A crise da soberania estatal diante do Hezbollah em 2026

Bruno Roque Younes

Os acontecimentos registrados no Líbano entre janeiro e maio de 2026 reacenderam debates históricos sobre soberania, autoridade política e monopólio da força. A escalada militar envolvendo Israel e Hezbollah evidenciou, mais uma vez, a coexistência de diferentes centros de poder dentro do território libanês. Embora o Estado mantenha instituições formalmente responsáveis pela defesa nacional, a capacidade militar e a influência política do Hezbollah continuam desempenhando papel central na definição das dinâmicas de segurança do país. Este trabalho busca analisar como a crise de 2026 revelou os limites da soberania estatal libanesa, examinando as relações entre governo, forças armadas, Hezbollah e atores internacionais. Argumenta-se que os acontecimentos recentes não representam uma ruptura, mas a continuidade de um modelo político caracterizado pela fragmentação do poder e pela disputa permanente em torno da autoridade estatal.

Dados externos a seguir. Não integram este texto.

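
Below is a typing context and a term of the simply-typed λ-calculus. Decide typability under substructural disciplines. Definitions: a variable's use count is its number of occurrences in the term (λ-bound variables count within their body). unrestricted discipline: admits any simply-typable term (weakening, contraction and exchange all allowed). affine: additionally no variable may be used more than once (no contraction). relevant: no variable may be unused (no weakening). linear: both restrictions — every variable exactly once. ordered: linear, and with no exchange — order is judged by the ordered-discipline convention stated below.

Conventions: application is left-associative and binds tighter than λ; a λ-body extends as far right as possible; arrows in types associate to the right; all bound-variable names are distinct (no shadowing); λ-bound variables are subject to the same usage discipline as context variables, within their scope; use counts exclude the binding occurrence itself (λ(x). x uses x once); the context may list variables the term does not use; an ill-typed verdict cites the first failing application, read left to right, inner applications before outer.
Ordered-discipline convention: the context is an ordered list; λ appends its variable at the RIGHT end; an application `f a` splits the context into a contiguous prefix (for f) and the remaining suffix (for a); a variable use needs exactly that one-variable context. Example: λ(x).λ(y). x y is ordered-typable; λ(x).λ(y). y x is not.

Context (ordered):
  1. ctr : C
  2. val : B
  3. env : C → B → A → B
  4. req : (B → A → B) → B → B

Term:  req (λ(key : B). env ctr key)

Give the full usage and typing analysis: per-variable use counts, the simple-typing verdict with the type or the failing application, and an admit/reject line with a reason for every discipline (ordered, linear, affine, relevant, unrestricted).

counts: ctr ×1; val ×0; env ×1; req ×1; key [bound] ×1
uses in reading order: req, env, ctr, key
typing: well-typed — term : B → B
ordered: ✗, val left unused
linear: ✗, val left unused
affine: ✓, none of ctr, val, env, req, key used more than once
relevant: ✗, val left unused
unrestricted: ✓, simply typable at B → B; W, C, E all held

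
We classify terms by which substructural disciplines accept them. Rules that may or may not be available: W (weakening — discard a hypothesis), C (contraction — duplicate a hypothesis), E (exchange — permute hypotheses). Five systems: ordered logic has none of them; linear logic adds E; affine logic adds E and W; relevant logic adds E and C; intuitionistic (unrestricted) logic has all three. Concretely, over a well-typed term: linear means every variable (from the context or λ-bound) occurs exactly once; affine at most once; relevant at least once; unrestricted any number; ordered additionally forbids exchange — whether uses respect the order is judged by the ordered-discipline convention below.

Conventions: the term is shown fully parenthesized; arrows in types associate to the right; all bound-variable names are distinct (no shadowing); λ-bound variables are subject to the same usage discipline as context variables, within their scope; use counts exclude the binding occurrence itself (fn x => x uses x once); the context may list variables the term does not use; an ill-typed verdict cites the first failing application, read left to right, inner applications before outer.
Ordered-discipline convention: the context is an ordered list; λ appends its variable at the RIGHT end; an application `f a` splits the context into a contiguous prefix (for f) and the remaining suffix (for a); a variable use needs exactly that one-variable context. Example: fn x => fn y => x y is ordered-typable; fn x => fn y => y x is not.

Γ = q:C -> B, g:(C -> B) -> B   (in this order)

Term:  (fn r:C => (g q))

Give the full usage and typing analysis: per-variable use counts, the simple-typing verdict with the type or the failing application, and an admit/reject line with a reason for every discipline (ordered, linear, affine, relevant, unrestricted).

variable uses: q ×1, g ×1, r (bound) ×0
order of uses: g, q
typing: ✓ — C -> B
ordered: ✗ — r never used (weakening)
linear: ✗ — r never used (weakening)
affine: ✓ — none of q, g, r used more than once
relevant: ✗ — r never used (weakening)
unrestricted: ✓ — type-checks (C -> B) and nothing is barred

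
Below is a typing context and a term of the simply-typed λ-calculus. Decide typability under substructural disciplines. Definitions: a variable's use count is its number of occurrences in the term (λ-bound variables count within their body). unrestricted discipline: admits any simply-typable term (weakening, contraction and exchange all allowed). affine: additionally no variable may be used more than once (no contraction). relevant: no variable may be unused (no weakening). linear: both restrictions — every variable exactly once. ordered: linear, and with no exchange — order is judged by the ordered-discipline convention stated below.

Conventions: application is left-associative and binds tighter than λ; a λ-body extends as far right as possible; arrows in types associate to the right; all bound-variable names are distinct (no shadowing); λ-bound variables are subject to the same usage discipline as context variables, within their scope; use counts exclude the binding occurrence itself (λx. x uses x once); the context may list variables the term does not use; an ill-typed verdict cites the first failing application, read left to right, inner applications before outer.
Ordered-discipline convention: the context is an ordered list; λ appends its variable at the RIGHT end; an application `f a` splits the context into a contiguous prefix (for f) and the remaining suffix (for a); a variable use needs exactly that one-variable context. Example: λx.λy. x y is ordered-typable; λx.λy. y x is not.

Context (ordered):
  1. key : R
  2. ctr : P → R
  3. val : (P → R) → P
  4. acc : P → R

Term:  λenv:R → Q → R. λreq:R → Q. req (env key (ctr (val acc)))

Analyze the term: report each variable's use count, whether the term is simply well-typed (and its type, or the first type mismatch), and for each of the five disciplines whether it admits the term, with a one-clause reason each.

variable uses: key: 1×, ctr: 1×, val: 1×, acc: 1×, env (bound): 1×, req (bound): 1×
order of uses: req, env, key, ctr, val, acc
typing: ill-typed: argument of type R where Q is required
ordered: ✗, a type mismatch blocks all five
linear: ✗, the type mismatch rejects it
affine: ✗, not simply typable
relevant: ✗, fails simple typing
unrestricted: ✗, a type mismatch blocks all five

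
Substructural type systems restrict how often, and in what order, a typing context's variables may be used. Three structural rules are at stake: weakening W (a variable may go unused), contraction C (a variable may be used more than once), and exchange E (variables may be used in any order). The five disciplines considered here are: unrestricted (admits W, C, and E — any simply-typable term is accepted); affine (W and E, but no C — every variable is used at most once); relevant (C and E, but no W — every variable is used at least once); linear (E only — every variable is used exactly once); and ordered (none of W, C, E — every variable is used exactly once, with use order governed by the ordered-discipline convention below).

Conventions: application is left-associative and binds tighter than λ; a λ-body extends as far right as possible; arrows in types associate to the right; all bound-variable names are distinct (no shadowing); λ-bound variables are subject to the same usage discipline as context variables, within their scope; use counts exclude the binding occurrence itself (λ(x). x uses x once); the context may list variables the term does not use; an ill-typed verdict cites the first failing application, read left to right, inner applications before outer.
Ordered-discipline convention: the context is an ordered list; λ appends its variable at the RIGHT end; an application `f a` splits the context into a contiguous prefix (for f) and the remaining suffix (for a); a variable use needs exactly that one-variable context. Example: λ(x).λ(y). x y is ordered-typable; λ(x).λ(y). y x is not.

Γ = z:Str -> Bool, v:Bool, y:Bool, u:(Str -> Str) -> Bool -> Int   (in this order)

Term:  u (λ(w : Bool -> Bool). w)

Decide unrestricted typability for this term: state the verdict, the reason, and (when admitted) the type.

no — not simply typable
use counts: z: 0×, v: 0×, y: 0×, u: 1×, w [bound]: 1×
order of uses: u, w
typing: ill-typed: an application expects Str -> Str but receives (Bool -> Bool) -> Bool -> Bool
across the five disciplines: ordered ✗ | linear ✗ | affine ✗ | relevant ✗ | unrestricted ✗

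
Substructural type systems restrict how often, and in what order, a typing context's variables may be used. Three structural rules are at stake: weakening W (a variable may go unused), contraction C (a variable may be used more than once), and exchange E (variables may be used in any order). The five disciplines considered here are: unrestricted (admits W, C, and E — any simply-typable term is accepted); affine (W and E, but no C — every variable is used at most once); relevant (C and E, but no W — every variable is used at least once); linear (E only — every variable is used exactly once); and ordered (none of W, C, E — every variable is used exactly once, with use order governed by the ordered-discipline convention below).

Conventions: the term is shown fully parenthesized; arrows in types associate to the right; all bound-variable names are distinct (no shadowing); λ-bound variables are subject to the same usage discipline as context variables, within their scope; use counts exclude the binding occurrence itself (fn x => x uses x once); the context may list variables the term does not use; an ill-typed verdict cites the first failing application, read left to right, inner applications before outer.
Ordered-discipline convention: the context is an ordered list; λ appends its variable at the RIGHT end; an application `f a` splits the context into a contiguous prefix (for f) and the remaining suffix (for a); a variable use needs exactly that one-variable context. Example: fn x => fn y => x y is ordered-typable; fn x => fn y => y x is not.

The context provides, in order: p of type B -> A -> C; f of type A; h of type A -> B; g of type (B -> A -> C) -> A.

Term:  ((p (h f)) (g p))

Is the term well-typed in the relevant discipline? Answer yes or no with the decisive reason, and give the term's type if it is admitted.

yes — p, f, h, g: all used, weakening unneeded; term : C
usage: p: 2×, f: 1×, h: 1×, g: 1×
order of uses: p, h, f, g, p
typing: the term checks, with type C
per-discipline verdicts: ordered ✗ · linear ✗ · affine ✗ · relevant ✓ · unrestricted ✓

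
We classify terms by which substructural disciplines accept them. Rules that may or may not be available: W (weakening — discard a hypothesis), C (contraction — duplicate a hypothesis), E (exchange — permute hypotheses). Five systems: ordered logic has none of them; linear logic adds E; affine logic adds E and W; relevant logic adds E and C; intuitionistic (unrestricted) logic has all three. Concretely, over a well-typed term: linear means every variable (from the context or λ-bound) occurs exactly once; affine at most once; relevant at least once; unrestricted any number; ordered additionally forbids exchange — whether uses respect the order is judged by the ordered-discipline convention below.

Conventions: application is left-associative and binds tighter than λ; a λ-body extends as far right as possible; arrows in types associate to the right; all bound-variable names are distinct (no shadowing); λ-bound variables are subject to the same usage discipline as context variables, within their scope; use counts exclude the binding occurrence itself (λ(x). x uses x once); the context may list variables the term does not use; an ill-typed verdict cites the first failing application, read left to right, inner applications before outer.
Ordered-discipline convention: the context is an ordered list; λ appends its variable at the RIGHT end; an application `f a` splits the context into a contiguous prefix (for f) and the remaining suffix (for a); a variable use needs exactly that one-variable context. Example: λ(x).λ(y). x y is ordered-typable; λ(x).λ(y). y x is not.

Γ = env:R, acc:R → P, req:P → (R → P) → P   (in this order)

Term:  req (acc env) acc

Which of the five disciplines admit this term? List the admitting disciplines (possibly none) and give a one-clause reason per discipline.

admitted by: relevant, unrestricted
variable uses: env=1; acc=2; req=1
use order (left to right): req, acc, env, acc
typing: the term checks, with type P
ordered ✗ (acc ×2 used more than once (contraction))
linear ✗ (acc ×2 used more than once (contraction))
affine ✗ (acc ×2 used more than once (contraction))
relevant ✓ (env, acc, req: all used, weakening unneeded)
unrestricted ✓ (well-typed at P; no restrictions here)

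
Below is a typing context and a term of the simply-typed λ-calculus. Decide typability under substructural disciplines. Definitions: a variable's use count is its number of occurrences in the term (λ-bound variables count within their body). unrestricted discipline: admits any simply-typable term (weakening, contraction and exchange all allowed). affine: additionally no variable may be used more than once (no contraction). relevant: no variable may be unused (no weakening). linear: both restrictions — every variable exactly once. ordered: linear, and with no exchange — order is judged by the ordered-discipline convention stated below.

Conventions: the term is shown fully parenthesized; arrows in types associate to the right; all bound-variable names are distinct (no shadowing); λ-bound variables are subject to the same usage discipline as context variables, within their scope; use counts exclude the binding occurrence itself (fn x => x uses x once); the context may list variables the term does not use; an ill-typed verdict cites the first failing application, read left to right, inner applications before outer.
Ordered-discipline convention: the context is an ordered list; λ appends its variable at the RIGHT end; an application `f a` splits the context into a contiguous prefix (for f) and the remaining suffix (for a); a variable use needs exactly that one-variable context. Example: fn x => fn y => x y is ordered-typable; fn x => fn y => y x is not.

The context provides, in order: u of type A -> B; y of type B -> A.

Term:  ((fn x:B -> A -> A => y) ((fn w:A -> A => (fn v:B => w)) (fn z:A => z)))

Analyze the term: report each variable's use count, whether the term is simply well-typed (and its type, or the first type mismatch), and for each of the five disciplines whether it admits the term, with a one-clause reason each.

use counts: u=0, y=1, x (λ-bound)=0, w (λ-bound)=1, v (λ-bound)=0, z (λ-bound)=1
order of uses: y, w, z
typing: well-typed — term : B -> A
ordered: ✗ — u, x, v left unused
linear: ✗ — u, x, v left unused
affine: ✓ — none of u, y, x, w, v, z used more than once
relevant: ✗ — u, x, v left unused
unrestricted: ✓ — typability at B -> A is all that's needed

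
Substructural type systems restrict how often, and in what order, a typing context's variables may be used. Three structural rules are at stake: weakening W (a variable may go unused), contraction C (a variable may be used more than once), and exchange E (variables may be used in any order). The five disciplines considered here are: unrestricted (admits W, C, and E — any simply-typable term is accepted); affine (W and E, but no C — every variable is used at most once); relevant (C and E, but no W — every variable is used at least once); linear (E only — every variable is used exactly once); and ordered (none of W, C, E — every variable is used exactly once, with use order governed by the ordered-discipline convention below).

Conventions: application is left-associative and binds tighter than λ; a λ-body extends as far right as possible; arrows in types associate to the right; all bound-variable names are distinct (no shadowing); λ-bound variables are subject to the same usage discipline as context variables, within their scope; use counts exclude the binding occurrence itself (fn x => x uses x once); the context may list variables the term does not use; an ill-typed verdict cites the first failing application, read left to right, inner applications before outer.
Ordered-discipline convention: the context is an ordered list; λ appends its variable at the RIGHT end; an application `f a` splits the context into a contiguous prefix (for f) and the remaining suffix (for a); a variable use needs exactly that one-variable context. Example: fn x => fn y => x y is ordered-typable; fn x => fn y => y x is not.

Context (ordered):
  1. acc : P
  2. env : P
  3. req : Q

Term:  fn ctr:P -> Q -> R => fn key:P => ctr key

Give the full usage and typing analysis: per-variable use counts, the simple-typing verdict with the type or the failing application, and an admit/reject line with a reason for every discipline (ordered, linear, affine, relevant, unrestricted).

counts: acc: 0; env: 0; req: 0; ctr (bound): 1; key (bound): 1
uses in reading order: ctr, key
typing: the term checks, with type (P -> Q -> R) -> P -> Q -> R
ordered: ✗ — acc, env, req left unused
linear: ✗ — acc, env, req left unused
affine: ✓ — no duplicate uses among acc, env, req, ctr, key
relevant: ✗ — acc, env, req left unused
unrestricted: ✓ — typability at (P -> Q -> R) -> P -> Q -> R is all that's needed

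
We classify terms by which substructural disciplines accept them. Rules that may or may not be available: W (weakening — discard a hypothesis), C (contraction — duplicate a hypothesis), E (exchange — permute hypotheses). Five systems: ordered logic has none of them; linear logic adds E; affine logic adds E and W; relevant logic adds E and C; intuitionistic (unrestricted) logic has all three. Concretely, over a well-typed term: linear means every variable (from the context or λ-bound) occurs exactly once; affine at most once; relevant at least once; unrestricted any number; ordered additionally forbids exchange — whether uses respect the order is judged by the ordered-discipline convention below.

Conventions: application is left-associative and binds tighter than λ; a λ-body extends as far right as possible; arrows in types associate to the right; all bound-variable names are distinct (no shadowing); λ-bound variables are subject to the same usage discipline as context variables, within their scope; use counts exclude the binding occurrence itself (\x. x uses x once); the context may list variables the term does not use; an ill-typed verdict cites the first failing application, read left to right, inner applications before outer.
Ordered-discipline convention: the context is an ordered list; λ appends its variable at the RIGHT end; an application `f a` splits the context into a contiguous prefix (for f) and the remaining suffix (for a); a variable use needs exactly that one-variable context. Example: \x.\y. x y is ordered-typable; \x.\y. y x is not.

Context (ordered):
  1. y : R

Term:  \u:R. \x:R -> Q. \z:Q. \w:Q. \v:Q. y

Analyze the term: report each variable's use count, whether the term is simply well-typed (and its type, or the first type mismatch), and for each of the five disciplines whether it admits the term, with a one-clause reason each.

counts: y ×1, u [bound] ×0, x [bound] ×0, z [bound] ×0, w [bound] ×0, v [bound] ×0
order of uses: y
typing: well-typed at R -> (R -> Q) -> Q -> Q -> Q -> R
ordered ✗ (needs weakening: u, x, z, w, v unused)
linear ✗ (needs weakening: u, x, z, w, v unused)
affine ✓ (no duplicate uses among y, u, x, z, w, v)
relevant ✗ (needs weakening: u, x, z, w, v unused)
unrestricted ✓ (simply typable at R -> (R -> Q) -> Q -> Q -> Q -> R; W, C, E all held)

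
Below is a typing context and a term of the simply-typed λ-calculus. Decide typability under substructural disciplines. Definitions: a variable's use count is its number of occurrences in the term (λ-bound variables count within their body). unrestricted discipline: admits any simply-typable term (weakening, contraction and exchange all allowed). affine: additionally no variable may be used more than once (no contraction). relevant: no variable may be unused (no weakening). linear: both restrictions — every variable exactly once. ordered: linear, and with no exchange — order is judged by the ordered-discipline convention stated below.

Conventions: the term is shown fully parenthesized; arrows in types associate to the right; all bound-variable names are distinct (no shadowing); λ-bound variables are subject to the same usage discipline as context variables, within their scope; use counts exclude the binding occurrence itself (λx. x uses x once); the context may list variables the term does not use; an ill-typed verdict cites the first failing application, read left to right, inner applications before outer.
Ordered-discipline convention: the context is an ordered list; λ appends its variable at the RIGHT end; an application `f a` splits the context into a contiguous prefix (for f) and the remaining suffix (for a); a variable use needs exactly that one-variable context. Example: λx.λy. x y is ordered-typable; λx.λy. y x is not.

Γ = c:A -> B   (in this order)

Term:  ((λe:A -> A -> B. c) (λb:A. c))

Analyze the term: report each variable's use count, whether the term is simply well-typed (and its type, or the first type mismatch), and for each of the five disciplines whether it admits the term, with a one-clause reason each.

use counts: c: 2, e [bound]: 0, b [bound]: 0
left-to-right use order: c, c
typing: ✓ — A -> B
ordered ✗ (uses contraction: c ×2; unused: e, b — weakening required)
linear ✗ (uses contraction: c ×2; unused: e, b — weakening required)
affine ✗ (uses contraction: c ×2)
relevant ✗ (unused: e, b — weakening required)
unrestricted ✓ (well-typed at A -> B; no restrictions here)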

Poucos países contemporâneos apresentam uma estrutura política tão singular quanto o Líbano. Desde o fim da Guerra Civil Libanesa (1975-1990), o país tem buscado equilibrar instituições estatais formais, sistemas de representação confessional e a presença de atores políticos armados com significativa influência territorial e social. Durante os primeiros meses de 2026, essa complexa arquitetura institucional foi novamente colocada à prova. A intensificação dos confrontos na fronteira sul não apenas produziu impactos militares e humanitários, mas também reabriu uma questão fundamental para a política libanesa: quem exerce efetivamente a autoridade sobre a segurança nacional?

A pergunta é particularmente relevante porque, embora o Estado libanês seja internacionalmente reconhecido como soberano, importantes funções relacionadas à defesa e à dissuasão militar permanecem associadas ao Hezbollah. Essa situação desafia a definição clássica de Estado formulada por Weber (1922), para quem a autoridade estatal se caracteriza pelo monopólio legítimo da força dentro de um território determinado. A guerra de 2026 não criou essa contradição. Contudo, ela a tornou novamente visível.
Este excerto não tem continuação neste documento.